The world's burning. Moped Jesus spotted on I50. Details at 11.
That function is assigned to Congress.
So why should I care what a lame duck president who lost control of both houses of Congress has to say on the matter? The only influence he could have right now it propose every idea the republicans want to push through and watch them try to figure out how to not support him. Everything he's for they are automatically opposed to so they'd be stuck. It might be entertaining to see a congress person repeating "does not compute" endlessly until their head explodes. Kind of a cross between Mudd from "Star Trek" and "Scanners".

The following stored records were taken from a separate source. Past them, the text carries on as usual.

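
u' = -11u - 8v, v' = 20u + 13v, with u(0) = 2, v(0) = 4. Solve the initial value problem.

Coefficient matrix A = [[-11, -8], [20, 13]].
Characteristic polynomial det(A - λI) = λ^2 - 2λ + 17 = 0.
Eigenvalues λ = 1 ± 4i (complex conjugate pair).
For λ=1+4i: an eigenvector is (-1,2) - i(-1,1) = (-1 + i, 2 - i).
A real fundamental pair from Re and Im of e^((1+4i)t)v: X_1 = e^(t)(cos(4t)·(-1,2) + sin(4t)·(-1,1)), X_2 = e^(t)(sin(4t)·(-1,2) - cos(4t)·(-1,1)).
General solution: c_1X_1 + c_2X_2.
Applying u(0)=2, v(0)=4 gives c_1=6, c_2=8.

u(t) = -14e^(t)sin(4t) + 2e^(t)cos(4t), v(t) = 22e^(t)sin(4t) + 4e^(t)cos(4t)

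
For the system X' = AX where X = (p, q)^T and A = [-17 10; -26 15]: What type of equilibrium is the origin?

stable spiral

A = [[-17,10],[-26,15]]; det(A-λI) = λ^2 + 2λ + 5.
λ = -1 ± 2i: negative real part.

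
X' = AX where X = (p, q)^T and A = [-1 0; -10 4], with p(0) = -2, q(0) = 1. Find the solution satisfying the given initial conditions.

Coefficient matrix A = [[-1, 0], [-10, 4]].
Characteristic polynomial det(A - λI) = λ^2 - 3λ - 4 = 0.
Eigenvalues λ = 4, -1.
For λ=4: (A-λI) row 1 is [-5, 0], so an eigenvector is (0, -1).
For λ=-1: (A-λI) row 2 is [-10, 5], so an eigenvector is (-1, -2).
General solution: c_1e^(4t)(0,-1) + c_2e^(-t)(-1,-2).
Applying p(0)=-2, q(0)=1 gives c_1=-5, c_2=2.

p(t) = -2e^(-t), q(t) = 5e^(4t) - 4e^(-t)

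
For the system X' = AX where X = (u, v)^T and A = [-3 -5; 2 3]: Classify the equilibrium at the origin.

A = [[-3,-5],[2,3]]; det(A-λI) = λ^2 + 1.
λ = 0 ± i: zero real part.

center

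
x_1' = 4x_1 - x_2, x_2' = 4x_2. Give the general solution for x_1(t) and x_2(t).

Coefficient matrix A = [[4, -1], [0, 4]].
Characteristic polynomial det(A - λI) = λ^2 - 8λ + 16 = 0.
Single eigenvalue λ = 4 with algebraic multiplicity 2.
Eigenvector v = (1,0); generalized eigenvector w with (A-λI)w=v is (-2,-1).
General solution: e^(4t)[c_1·v + c_2·(t·v + w)].

x_1(t) = c_1e^(4t) + c_2te^(4t) - 2c_2e^(4t), x_2(t) = -c_2e^(4t)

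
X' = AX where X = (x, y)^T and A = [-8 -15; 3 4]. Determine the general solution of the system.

x(t) = C_1e^(-2t)sin(3t) + 2C_1e^(-2t)cos(3t) + 2C_2e^(-2t)sin(3t) - C_2e^(-2t)cos(3t), y(t) = -C_1e^(-2t)cos(3t) - C_2e^(-2t)sin(3t)

Coefficient matrix A = [[-8, -15], [3, 4]].
Characteristic polynomial det(A - λI) = λ^2 + 4λ + 13 = 0.
Eigenvalues λ = -2 ± 3i (complex conjugate pair).
For λ=-2+3i: an eigenvector is (2,-1) - i(1,0) = (2 - i, -1).
A real fundamental pair from Re and Im of e^((-2+3i)t)v: X_1 = e^(-2t)(cos(3t)·(2,-1) + sin(3t)·(1,0)), X_2 = e^(-2t)(sin(3t)·(2,-1) - cos(3t)·(1,0)).
General solution: C_1X_1 + C_2X_2.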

And it you think I'm shitting you, please cite the last Democrat-submitted budget.
You mean like last year?
You can even read the budget and scroll and see the numbers and changes on that page. I'm pretty sure he did so for years prior to 2014 as well.
Obama has had budgets; the Republicans (and truthfully congress as a whole) have argued that budget, fillibustered it, not allowed it to pass, and have been surviving on continuing resolutions for years. But that isn't Obama's fault that our congressmen can't behave like adults and compromise.
And that same private industry leader is pushing electric cars and home-use solar panels. Sounds like quite the Republican...
Do not look into laser with remaining eye.
while the military spend of the US clears $800Bn - making it yet again the single largest military spender in history, outspending every other nation combined.
BTW when an increase doesn't keep pace with inflation + the CPI over the same period (which 5% doesn't, and providing that 5% counts annually it's short by about 0.2 for 2013/12-2014/12), then it's a cut.
Political debates have me rolling my eyes so much I think I got optical whiplash. I should sue. - Foamy The Squirrel
It's called inflation. It's why if my pay remains constant, year after year, I'm making less money, because that money won't buy as many things. If it cost $1 million to buy a drone last year, and the government spent $100 million on drones, they bought 100 drones last year. If they spend the same amount next year, when the price of drones goes up to 1.1 million each, they're only buying 90 drones. Now, maybe you think that we shouldn't buy that many drones, or any drones at all, but that's another argument.
You're an idiot. Who do you think built the rockets that got men to the Moon? Hint: it wasn't NASA or the government, it was a company called Rocketdyne.
Today's private spaceflight companies like Orbital Sciences and SpaceX are mostly doing the same thing: they're vying for government contracts for things like ISS resupply missions (in addition to commercial contracts for satellite launches; they didn't have commercial communications or other satellites back in the 60s).